On Fri, 13 May 2016, Helmut Schaa wrote:

On Fri, May 13, 2016 at 12:03 PM, Bastian Bittorf
<bitt...@bluebottle.com> wrote:
* Conor O'Gorman <i...@conorogorman.net> [13.05.2016 11:52]:
On 13/05/16 07:23, Alexandru Ardelean wrote:
Short version is: we have a configuration management system on top of
OpenWrt ; system boots with default settings (on every boot), and
config management applies config changes (whether it's right after
boot, or during system's normal operation).
Maybe other people do something similar.
Not many. Most people store the config, which is the current model.
It has benefits.

We also have an approach like Alexandru, but i dont see
the problem: logd starts at START='12'. Our config-thingy
fires at START=01 and uci-sets all the stuffs.
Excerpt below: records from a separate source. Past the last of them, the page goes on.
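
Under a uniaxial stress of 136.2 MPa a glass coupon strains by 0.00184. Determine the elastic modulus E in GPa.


Young's modulus: E = stress / strain
  E = 136.2 MPa / 0.00184 = 74021.74 MPa
Convert to GPa: 74021.74 / 1000 = 74.02 GPa

74.02 GPa


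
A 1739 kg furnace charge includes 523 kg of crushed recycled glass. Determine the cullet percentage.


Cullet ratio = (cullet mass / total batch mass) * 100
  Ratio = 523 / 1739 * 100 = 30.07%

30.07%


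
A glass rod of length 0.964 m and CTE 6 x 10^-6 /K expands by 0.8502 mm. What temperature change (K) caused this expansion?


Rearrange dL = alpha * L0 * dT for dT:
  dT = dL / (alpha * L0)
  dL (m) = 0.8502 / 1000 = 0.0008502
  dT = 0.0008502 / ((6 x 10^-6) * 0.964) = 147.0 K

147.0 K


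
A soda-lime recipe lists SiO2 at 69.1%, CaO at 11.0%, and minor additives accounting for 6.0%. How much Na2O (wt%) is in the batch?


Pieces sum to 100%:
  Na2O = 100 - (SiO2 + CaO + others)
  Na2O = 100 - (69.1 + 11.0 + 6.0) = 13.9%

13.9%


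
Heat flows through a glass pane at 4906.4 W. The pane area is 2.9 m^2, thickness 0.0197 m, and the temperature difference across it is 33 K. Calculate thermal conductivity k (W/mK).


Fourier's law rearranged: k = Q * t / (A * dT)
  Numerator = 4906.4 * 0.0197 = 96.65608
  Denominator = 2.9 * 33 = 95.7
  k = 96.65608 / 95.7 = 1.01 W/mK

1.01 W/mK


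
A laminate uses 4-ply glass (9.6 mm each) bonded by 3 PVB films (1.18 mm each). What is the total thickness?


Total thickness = glass contribution + PVB contribution
  Glass: 4 * 9.6 = 38.4 mm
  PVB: 3 * 1.18 = 3.54 mm
  Total = 38.4 + 3.54 = 41.94 mm

41.94 mm


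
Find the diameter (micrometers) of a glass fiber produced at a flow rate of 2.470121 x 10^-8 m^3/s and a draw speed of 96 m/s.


Cross-sectional area from continuity:
  A = Q / v = 2.470121 x 10^-8 / 96 = 2.573043 x 10^-10 m^2
Diameter from circular cross-section:
  d = sqrt(4A / pi) * 10^6 (m -> um)
  d = sqrt(4 * 2.573043 x 10^-10 / pi) * 10^6 = 18.1 um

18.1 um


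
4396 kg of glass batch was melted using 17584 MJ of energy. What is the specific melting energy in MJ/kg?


Rearrange E = m * s for s:
  s = E / m
  s = 17584 / 4396 = 4.0 MJ/kg

4.0 MJ/kg


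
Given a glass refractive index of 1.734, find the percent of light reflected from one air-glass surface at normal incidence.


Fresnel reflectance at normal incidence:
  R = ((n - 1)/(n + 1))^2
  (n - 1)/(n + 1) = (1.734 - 1)/(1.734 + 1) = 0.268471
  R = 0.268471^2 = 0.0720767
  R(%) = 0.0720767 * 100 = 7.208%

7.208%


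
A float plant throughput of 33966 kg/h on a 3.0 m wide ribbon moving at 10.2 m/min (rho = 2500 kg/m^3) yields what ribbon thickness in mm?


Ribbon cross-section from mass balance:
  Volume rate = throughput / density = 33966 / 2500 = 13.5864 m^3/h
  thickness = volume rate / (speed * 60 * width), i.e.
  thickness = throughput / (60 * speed * width * density) * 1000
  thickness = 33966 / (60 * 10.2 * 3.0 * 2500) * 1000 = 7.4 mm

7.4 mm


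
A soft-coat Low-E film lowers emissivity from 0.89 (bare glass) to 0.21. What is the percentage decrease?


Percentage reduction = (1 - coated/uncoated) * 100
  Ratio = 0.21 / 0.89 = 0.236
  Reduction = (1 - 0.236) * 100 = 76.4%

76.4%


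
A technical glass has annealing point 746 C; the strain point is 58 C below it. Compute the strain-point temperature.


Strain point = annealing point - difference:
  T_strain = 746 - 58 = 688 C

688 C


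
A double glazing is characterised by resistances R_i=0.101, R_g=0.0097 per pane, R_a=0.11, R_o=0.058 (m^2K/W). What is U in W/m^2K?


Total thermal resistance (series):
  R_total = R_in + R_glass + R_air + R_glass + R_out
  R_total = 0.101 + 0.0097 + 0.11 + 0.0097 + 0.058 = 0.2884 m^2K/W
U-value = 1 / R_total = 1 / 0.2884 = 3.467 W/m^2K

3.467 W/m^2K


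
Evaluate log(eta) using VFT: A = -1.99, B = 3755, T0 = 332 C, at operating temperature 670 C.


VFT equation: log(eta) = A + B / (T - T0)
  T - T0 = 670 - 332 = 338
  B / (T - T0) = 3755 / 338 = 11.109
  log(eta) = -1.99 + 11.109 = 9.119

9.119


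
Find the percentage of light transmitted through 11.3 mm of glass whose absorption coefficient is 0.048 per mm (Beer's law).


Beer-Lambert law: T = exp(-alpha * thickness)
  exponent = -0.048 * 11.3 = -0.5424
  T = exp(-0.5424) = 0.5814
  Percentage = 0.5814 * 100 = 58.14%

58.14%


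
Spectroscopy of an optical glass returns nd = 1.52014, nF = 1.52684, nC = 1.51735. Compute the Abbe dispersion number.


Abbe number formula: Vd = (nd - 1) / (nF - nC)
  nd - 1 = 1.52014 - 1 = 0.52014
  nF - nC = 1.52684 - 1.51735 = 0.00949
  Vd = 0.52014 / 0.00949 = 54.81

54.81


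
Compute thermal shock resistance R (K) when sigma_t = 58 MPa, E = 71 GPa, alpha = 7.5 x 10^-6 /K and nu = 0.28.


Thermal shock resistance: R = sigma * (1 - nu) / (E * alpha)
  Numerator = 58 * (1 - 0.28) = 41.76
  Denominator = 71 * 1000 * (7.5 x 10^-6) = 0.5325
  R = 41.76 / 0.5325 = 78.4 K

78.4 K


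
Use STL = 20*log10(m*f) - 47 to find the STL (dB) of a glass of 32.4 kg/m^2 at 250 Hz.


Mass law: STL = 20 * log10(m * f) - 47
  m * f = 32.4 * 250 = 8100
  log10(8100) = 3.90849
  STL = 20 * 3.90849 - 47 = 78.1698 - 47 = 31.2 dB

31.2 dB


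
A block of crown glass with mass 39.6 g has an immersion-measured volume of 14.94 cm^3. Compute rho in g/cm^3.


Use the definition of density:
  rho = mass / volume
  rho = 39.6 / 14.94 = 2.651 g/cm^3

2.651 g/cm^3


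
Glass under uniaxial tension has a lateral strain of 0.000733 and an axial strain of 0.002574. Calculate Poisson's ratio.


Poisson's ratio: nu = lateral strain / axial strain
  nu = 0.000733 / 0.002574 = 0.2848

0.2848


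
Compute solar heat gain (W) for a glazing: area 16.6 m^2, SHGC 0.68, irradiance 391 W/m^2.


Solar heat gain: Q = Area * SHGC * Irradiance
  Q = 16.6 * 0.68 * 391 = 4413.6 W

4413.6 W


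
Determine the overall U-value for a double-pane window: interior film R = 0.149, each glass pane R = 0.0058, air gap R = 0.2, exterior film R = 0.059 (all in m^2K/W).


Total thermal resistance (series):
  R_total = R_in + R_glass + R_air + R_glass + R_out
  R_total = 0.149 + 0.0058 + 0.2 + 0.0058 + 0.059 = 0.4196 m^2K/W
U-value = 1 / R_total = 1 / 0.4196 = 2.383 W/m^2K

2.383 W/m^2K


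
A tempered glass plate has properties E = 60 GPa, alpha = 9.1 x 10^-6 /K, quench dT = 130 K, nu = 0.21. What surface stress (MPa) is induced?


Tempering stress: sigma = E * alpha * dT / (1 - nu)
  E (MPa) = 60 * 1000 = 60000
  Numerator = 60000 * (9.1 x 10^-6) * 130 = 70.98
  Denominator = 1 - 0.21 = 0.79
  sigma = 70.98 / 0.79 = 89.8 MPa

89.8 MPa


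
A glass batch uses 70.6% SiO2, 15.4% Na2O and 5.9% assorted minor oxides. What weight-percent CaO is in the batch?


Pieces sum to 100%:
  CaO = 100 - (SiO2 + Na2O + others)
  CaO = 100 - (70.6 + 15.4 + 5.9) = 8.1%

8.1%


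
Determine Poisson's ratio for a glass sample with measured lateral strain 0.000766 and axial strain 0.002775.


Poisson's ratio: nu = lateral strain / axial strain
  nu = 0.000766 / 0.002775 = 0.276

0.276


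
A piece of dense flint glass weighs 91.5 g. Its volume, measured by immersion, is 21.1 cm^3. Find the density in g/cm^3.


Use the definition of density:
  rho = mass / volume
  rho = 91.5 / 21.1 = 4.336 g/cm^3

4.336 g/cm^3


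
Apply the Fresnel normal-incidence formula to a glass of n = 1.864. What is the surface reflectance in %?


Fresnel reflectance at normal incidence:
  R = ((n - 1)/(n + 1))^2
  (n - 1)/(n + 1) = (1.864 - 1)/(1.864 + 1) = 0.301676
  R = 0.301676^2 = 0.0910084
  R(%) = 0.0910084 * 100 = 9.101%

9.101%


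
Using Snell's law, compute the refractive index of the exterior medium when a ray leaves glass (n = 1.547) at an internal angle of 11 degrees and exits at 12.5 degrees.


Apply Snell's law: n1 * sin(theta1) = n2 * sin(theta2)
  n2 = n1 * sin(theta1) / sin(theta2)
  sin(11) = 0.190809
  sin(12.5) = 0.21644
  n2 = 1.547 * 0.190809 / 0.21644 = 1.3638

1.3638


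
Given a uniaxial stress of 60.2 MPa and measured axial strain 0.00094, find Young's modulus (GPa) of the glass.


Young's modulus: E = stress / strain
  E = 60.2 MPa / 0.00094 = 64042.55 MPa
Convert to GPa: 64042.55 / 1000 = 64.04 GPa

64.04 GPa


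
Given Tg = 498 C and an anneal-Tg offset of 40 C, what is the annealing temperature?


The annealing temperature is Tg plus the offset:
  T_anneal = 498 + 40 = 538 C

538 C


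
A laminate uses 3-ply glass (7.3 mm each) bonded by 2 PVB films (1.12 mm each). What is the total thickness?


Total thickness = glass contribution + PVB contribution
  Glass: 3 * 7.3 = 21.9 mm
  PVB: 2 * 1.12 = 2.24 mm
  Total = 21.9 + 2.24 = 24.14 mm

24.14 mm


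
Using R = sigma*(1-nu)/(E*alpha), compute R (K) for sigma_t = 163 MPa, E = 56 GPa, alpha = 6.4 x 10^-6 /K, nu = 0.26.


Thermal shock resistance: R = sigma * (1 - nu) / (E * alpha)
  Numerator = 163 * (1 - 0.26) = 120.62
  Denominator = 56 * 1000 * (6.4 x 10^-6) = 0.3584
  R = 120.62 / 0.3584 = 336.6 K

336.6 K


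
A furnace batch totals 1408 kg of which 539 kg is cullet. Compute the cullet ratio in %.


Cullet ratio = (cullet mass / total batch mass) * 100
  Ratio = 539 / 1408 * 100 = 38.28%

38.28%


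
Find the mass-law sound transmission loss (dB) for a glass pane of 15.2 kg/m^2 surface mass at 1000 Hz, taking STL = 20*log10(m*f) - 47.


Mass law: STL = 20 * log10(m * f) - 47
  m * f = 15.2 * 1000 = 15200
  log10(15200) = 4.18184
  STL = 20 * 4.18184 - 47 = 83.6368 - 47 = 36.6 dB

36.6 dB


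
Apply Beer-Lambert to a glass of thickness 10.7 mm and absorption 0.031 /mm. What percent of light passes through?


Beer-Lambert law: T = exp(-alpha * thickness)
  exponent = -0.031 * 10.7 = -0.3317
  T = exp(-0.3317) = 0.7177
  Percentage = 0.7177 * 100 = 71.77%

71.77%


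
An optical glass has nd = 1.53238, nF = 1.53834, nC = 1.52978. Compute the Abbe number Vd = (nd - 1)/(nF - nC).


Abbe number formula: Vd = (nd - 1) / (nF - nC)
  nd - 1 = 1.53238 - 1 = 0.53238
  nF - nC = 1.53834 - 1.52978 = 0.00856
  Vd = 0.53238 / 0.00856 = 62.19

62.19


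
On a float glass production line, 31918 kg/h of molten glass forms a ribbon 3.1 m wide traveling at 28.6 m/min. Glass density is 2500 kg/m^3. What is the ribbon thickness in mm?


Ribbon cross-section from mass balance:
  Volume rate = throughput / density = 31918 / 2500 = 12.7672 m^3/h
  thickness = volume rate / (speed * 60 * width), i.e.
  thickness = throughput / (60 * speed * width * density) * 1000
  thickness = 31918 / (60 * 28.6 * 3.1 * 2500) * 1000 = 2.4 mm

2.4 mm


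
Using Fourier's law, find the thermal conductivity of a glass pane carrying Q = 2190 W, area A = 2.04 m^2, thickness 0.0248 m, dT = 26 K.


Fourier's law rearranged: k = Q * t / (A * dT)
  Numerator = 2190 * 0.0248 = 54.312
  Denominator = 2.04 * 26 = 53.04
  k = 54.312 / 53.04 = 1.024 W/mK

1.024 W/mK


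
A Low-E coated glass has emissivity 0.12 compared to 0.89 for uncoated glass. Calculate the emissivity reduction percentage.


Percentage reduction = (1 - coated/uncoated) * 100
  Ratio = 0.12 / 0.89 = 0.1348
  Reduction = (1 - 0.1348) * 100 = 86.5%

86.5%


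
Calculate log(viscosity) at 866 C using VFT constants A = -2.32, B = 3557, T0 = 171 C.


VFT equation: log(eta) = A + B / (T - T0)
  T - T0 = 866 - 171 = 695
  B / (T - T0) = 3557 / 695 = 5.118
  log(eta) = -2.32 + 5.118 = 2.798

2.798


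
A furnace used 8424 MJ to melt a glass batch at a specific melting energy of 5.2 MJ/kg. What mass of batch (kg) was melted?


Rearrange E = m * s for m:
  m = E / s
  m = 8424 / 5.2 = 1620.0 kg

1620.0 kg


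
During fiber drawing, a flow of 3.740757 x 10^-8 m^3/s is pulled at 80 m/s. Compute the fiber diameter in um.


Cross-sectional area from continuity:
  A = Q / v = 3.740757 x 10^-8 / 80 = 4.675946 x 10^-10 m^2
Diameter from circular cross-section:
  d = sqrt(4A / pi) * 10^6 (m -> um)
  d = sqrt(4 * 4.675946 x 10^-10 / pi) * 10^6 = 24.4 um

24.4 um


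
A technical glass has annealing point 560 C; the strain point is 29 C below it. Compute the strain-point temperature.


Strain point = annealing point - difference:
  T_strain = 560 - 29 = 531 C

531 C


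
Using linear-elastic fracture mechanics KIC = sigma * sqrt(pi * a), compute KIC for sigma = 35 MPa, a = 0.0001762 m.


Fracture toughness: KIC = sigma * sqrt(pi * a)
  pi * a = pi * 0.0001762 = 0.000553549
  sqrt(pi * a) = 0.023528
  KIC = 35 * 0.023528 = 0.823 MPa*sqrt(m)

0.823 MPa*sqrt(m)


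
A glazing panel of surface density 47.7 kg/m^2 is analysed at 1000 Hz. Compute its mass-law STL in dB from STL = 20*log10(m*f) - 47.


Mass law: STL = 20 * log10(m * f) - 47
  m * f = 47.7 * 1000 = 47700
  log10(47700) = 4.67852
  STL = 20 * 4.67852 - 47 = 93.5704 - 47 = 46.6 dB

46.6 dB


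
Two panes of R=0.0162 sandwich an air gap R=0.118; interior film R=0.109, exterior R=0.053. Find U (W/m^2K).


Total thermal resistance (series):
  R_total = R_in + R_glass + R_air + R_glass + R_out
  R_total = 0.109 + 0.0162 + 0.118 + 0.0162 + 0.053 = 0.3124 m^2K/W
U-value = 1 / R_total = 1 / 0.3124 = 3.201 W/m^2K

3.201 W/m^2K


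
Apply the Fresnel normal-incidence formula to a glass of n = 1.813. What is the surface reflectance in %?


Fresnel reflectance at normal incidence:
  R = ((n - 1)/(n + 1))^2
  (n - 1)/(n + 1) = (1.813 - 1)/(1.813 + 1) = 0.289015
  R = 0.289015^2 = 0.0835297
  R(%) = 0.0835297 * 100 = 8.353%

8.353%


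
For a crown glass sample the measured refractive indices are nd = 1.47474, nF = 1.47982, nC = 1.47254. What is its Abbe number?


Abbe number formula: Vd = (nd - 1) / (nF - nC)
  nd - 1 = 1.47474 - 1 = 0.47474
  nF - nC = 1.47982 - 1.47254 = 0.00728
  Vd = 0.47474 / 0.00728 = 65.21

65.21


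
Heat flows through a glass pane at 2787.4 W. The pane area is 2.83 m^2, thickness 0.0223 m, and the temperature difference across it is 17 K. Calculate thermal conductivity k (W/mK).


Fourier's law rearranged: k = Q * t / (A * dT)
  Numerator = 2787.4 * 0.0223 = 62.15902
  Denominator = 2.83 * 17 = 48.11
  k = 62.15902 / 48.11 = 1.292 W/mK

1.292 W/mK


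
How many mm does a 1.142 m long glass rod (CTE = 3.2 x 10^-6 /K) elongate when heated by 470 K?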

So we can still
"rotate the knobs" e.g. uci set system.@system[0].log_size=64

I was thinking of a different use-case:
Increasing the buffer size on the fly comes in handy during a debug session
where you'd like to not interrupt logging (and thus potentially lose some parts
of the syslog when restarting logd).

Independent of how the implementation looks like I think the functionality
would be quite useful.

I don't think it's very valuable. If you are debugging, you really don't want to be tweaking anything in the middle of trying to capture data. you want to set everything up and let it run, then analyze the data.

I don't see that changing the log size in the middle of a capture run is a good idea, let alone one that is common enough to have to introduce uci specific knowledge into the logd daemon.

You are better off sending to a remote logserver anyway.